With the advent of John XXIII to the papal throne, Giovanni Spadolini titled one of his famous editorials “The Wider Tiber” to signify the predictable paradigm shift in the state-church relationship after the long reign of Pius XII.
Unconsciously, Trump took up the concept for himself, declaring that because “a vast ocean” separates the United States from Europe, the Ukrainian conflict is of greater relevance to Europeans than to Americans. This is in line with the hostile attitude Trump has maintained since the beginning of his second presidency and totally at odds with the spirit, if not the letter, of the Atlantic Alliance.
But that’s what it is. And so, after initial confusion, initiatives to deal with Cyclone Trump are multiplying these days, not only because of his substantial adherence to Russian theses on the origin and responsibility of the war in Ukraine and its duration but also because of his ultimate goal of fostering the emergence of “sovereignist” parties and movements that share the watchwords of the new and impetuous American leadership and can replace the current “elites” who have led Europe to its “political and value drift.”
Among the first to move, and at least try to spar without waiting any longer, were Macron and British Prime Minister Starmer, who put on the table the prospect of guaranteeing the deployment of military “peacekeeping” forces on condition that the US continues to guarantee a backstop and that the Europeans are effectively involved in the negotiations for a solution to the conflict, as well as Antonio Costa who patiently wove the threads for the convening of an extraordinary European Council on Thursday, March 6. Credit must be given to Ursula von der Leyen for making the good decision to emphasize EU support for Ukraine by moving the entire Commission to Kyiv on the third anniversary of the Russian invasion for a “mini-summit” with Zelensky in the presence of Pedro Sanchez and other leaders of European countries.
Time is running out: hence the idea, unthinkable just a few months ago, of a joint EU-UK fund for European arms and security-related spending, called by Polish Finance Minister Andrzej Domanski a “rearmament bank,” and which the countries concerned are expected to discuss on the sidelines of the G20 finance ministers’ meeting this week in Cape Town, to set the stage for the meeting of European leaders in London scheduled for Sunday, March 2.
Beyond technicalities, the mere fact that such a joint project is being considered speaks volumes about the willingness to react to the sudden and abrupt turn of events.

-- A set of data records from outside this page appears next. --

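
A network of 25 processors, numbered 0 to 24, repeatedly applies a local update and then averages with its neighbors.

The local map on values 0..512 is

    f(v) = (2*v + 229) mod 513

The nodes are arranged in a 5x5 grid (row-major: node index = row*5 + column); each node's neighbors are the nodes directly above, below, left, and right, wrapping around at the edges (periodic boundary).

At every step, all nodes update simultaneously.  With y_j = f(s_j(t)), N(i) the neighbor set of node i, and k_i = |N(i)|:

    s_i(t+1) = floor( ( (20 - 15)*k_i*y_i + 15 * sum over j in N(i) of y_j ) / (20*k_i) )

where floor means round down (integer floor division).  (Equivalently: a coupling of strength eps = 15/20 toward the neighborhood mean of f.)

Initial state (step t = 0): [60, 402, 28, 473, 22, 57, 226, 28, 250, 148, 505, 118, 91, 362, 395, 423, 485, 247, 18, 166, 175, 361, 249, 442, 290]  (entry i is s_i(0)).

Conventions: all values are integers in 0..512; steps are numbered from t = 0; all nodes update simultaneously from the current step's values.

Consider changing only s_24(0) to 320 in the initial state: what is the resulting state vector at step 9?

Simulating step by step:
t=0: [60, 402, 28, 473, 22, 57, 226, 28, 250, 148, 505, 118, 91, 362, 395, 423, 485, 247, 18, 166, 175, 361, 249, 442, 320]
t=1: [216, 234, 194, 198, 230, 224, 248, 273, 220, 253, 308, 297, 365, 372, 260, 106, 261, 251, 213, 232, 240, 195, 244, 206, 177]
t=2: [172, 152, 168, 133, 147, 212, 225, 237, 237, 192, 298, 307, 345, 298, 282, 287, 261, 247, 220, 211, 192, 180, 155, 131, 145]
t=3: [65, 71, 150, 263, 126, 154, 169, 200, 253, 141, 273, 292, 296, 271, 231, 220, 229, 207, 254, 171, 106, 91, 161, 250, 140]
t=4: [336, 250, 147, 235, 424, 228, 165, 141, 266, 297, 188, 224, 227, 239, 248, 214, 230, 172, 180, 214, 379, 294, 154, 243, 351]
t=5: [268, 194, 178, 142, 256, 199, 210, 216, 287, 205, 152, 131, 216, 180, 191, 202, 170, 98, 131, 195, 353, 242, 114, 182, 267]
t=6: [225, 149, 150, 125, 174, 128, 194, 158, 138, 168, 159, 190, 250, 211, 86, 143, 245, 322, 251, 206, 259, 244, 259, 244, 219]
t=7: [190, 95, 146, 267, 175, 188, 143, 165, 257, 285, 193, 129, 171, 285, 166, 113, 175, 253, 210, 177, 157, 180, 205, 254, 156]
t=8: [137, 138, 159, 161, 140, 114, 196, 67, 220, 153, 228, 164, 209, 160, 151, 164, 249, 127, 184, 142, 130, 139, 130, 157, 80]
t=9: [493, 342, 270, 146, 305, 265, 283, 171, 125, 219, 148, 128, 207, 82, 47, 175, 255, 293, 123, 100, 392, 444, 319, 195, 290]

Answer: [493, 342, 270, 146, 305, 265, 283, 171, 125, 219, 148, 128, 207, 82, 47, 175, 255, 293, 123, 100, 392, 444, 319, 195, 290]
Key observation: This trace re-runs the system from the modified initial state.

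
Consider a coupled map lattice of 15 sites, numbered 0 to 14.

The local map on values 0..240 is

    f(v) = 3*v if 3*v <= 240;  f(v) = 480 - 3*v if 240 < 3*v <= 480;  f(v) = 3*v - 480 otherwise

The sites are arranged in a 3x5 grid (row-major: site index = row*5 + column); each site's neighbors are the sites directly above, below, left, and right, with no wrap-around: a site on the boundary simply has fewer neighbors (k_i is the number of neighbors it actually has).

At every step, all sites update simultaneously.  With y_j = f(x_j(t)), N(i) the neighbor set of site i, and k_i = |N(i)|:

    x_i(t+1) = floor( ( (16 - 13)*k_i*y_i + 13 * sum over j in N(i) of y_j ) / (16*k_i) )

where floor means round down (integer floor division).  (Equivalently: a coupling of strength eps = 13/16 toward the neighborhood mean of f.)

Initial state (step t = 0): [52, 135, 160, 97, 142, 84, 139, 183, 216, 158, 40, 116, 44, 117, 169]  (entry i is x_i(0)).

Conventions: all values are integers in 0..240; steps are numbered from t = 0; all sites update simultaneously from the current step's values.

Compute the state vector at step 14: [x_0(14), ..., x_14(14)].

Answer: [179, 197, 176, 142, 187, 189, 159, 152, 182, 128, 146, 147, 151, 127, 195]

Derivation:
t=0: [52, 135, 160, 97, 142, 84, 139, 183, 216, 158, 40, 116, 44, 117, 169]
t=1: [152, 73, 90, 95, 89, 134, 114, 86, 111, 68, 168, 110, 114, 112, 59]
t=2: [125, 141, 211, 190, 202, 65, 161, 170, 182, 183, 97, 109, 165, 152, 174]
t=3: [122, 81, 76, 110, 88, 117, 88, 53, 55, 76, 176, 84, 58, 37, 45]
t=4: [170, 195, 190, 193, 194, 126, 193, 188, 162, 182, 154, 161, 167, 149, 163]
t=5: [89, 79, 94, 72, 86, 58, 78, 59, 58, 44, 46, 37, 36, 15, 41]
t=6: [206, 219, 207, 201, 183, 191, 185, 178, 148, 165, 141, 150, 110, 118, 94]
t=7: [135, 129, 122, 89, 69, 90, 85, 91, 71, 84, 60, 82, 85, 127, 94]
t=8: [137, 129, 160, 184, 217, 169, 193, 196, 191, 210, 214, 214, 188, 190, 169]
t=9: [61, 62, 73, 85, 122, 94, 97, 76, 102, 106, 107, 123, 113, 72, 102]
t=10: [190, 194, 214, 179, 178, 180, 182, 189, 201, 155, 155, 153, 176, 172, 186]
t=11: [82, 105, 97, 102, 39, 57, 67, 97, 62, 71, 35, 38, 48, 74, 35]
t=12: [180, 199, 178, 165, 179, 178, 167, 181, 196, 150, 135, 143, 169, 159, 196]
t=13: [80, 58, 62, 62, 28, 52, 61, 54, 42, 79, 56, 42, 36, 66, 33]
t=14: [179, 197, 176, 142, 187, 189, 159, 152, 182, 128, 146, 147, 151, 127, 195]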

Starmer, indeed, announced that military spending would increase to 2.5 per cent of GDP by 2027, with the possibility of rising to 3 per cent as early as 2030.
As for the meeting of European leaders on Thursday, March 6, in Brussels, Costa included the possible appointment of an EU special envoy for Ukraine on the agenda, making his own the proposal made at the Munich security conference by Finnish President Alexandre Stubb and by Croatian Prime Minister Andrej Plenkovic.
If, at this delicate and convulsive stage, it were decided to entrust a personality—necessarily a high-level one—with the “cell phone” of the European Union and its member states to speak with one voice about Ukraine’s future with the other parties involved, this would certainly constitute a fundamental step, showing a unity of purpose that has been rather tenuous so far.
The attitude of Germany will be interesting in this regard, in the transient situation in which it finds itself and which, of course, remains at the centre of European politics. Given the Ukraine dossier’s many economic, financial, military, and geopolitical implications, it will also be interesting to see who will be sufficiently authoritative to play such a role.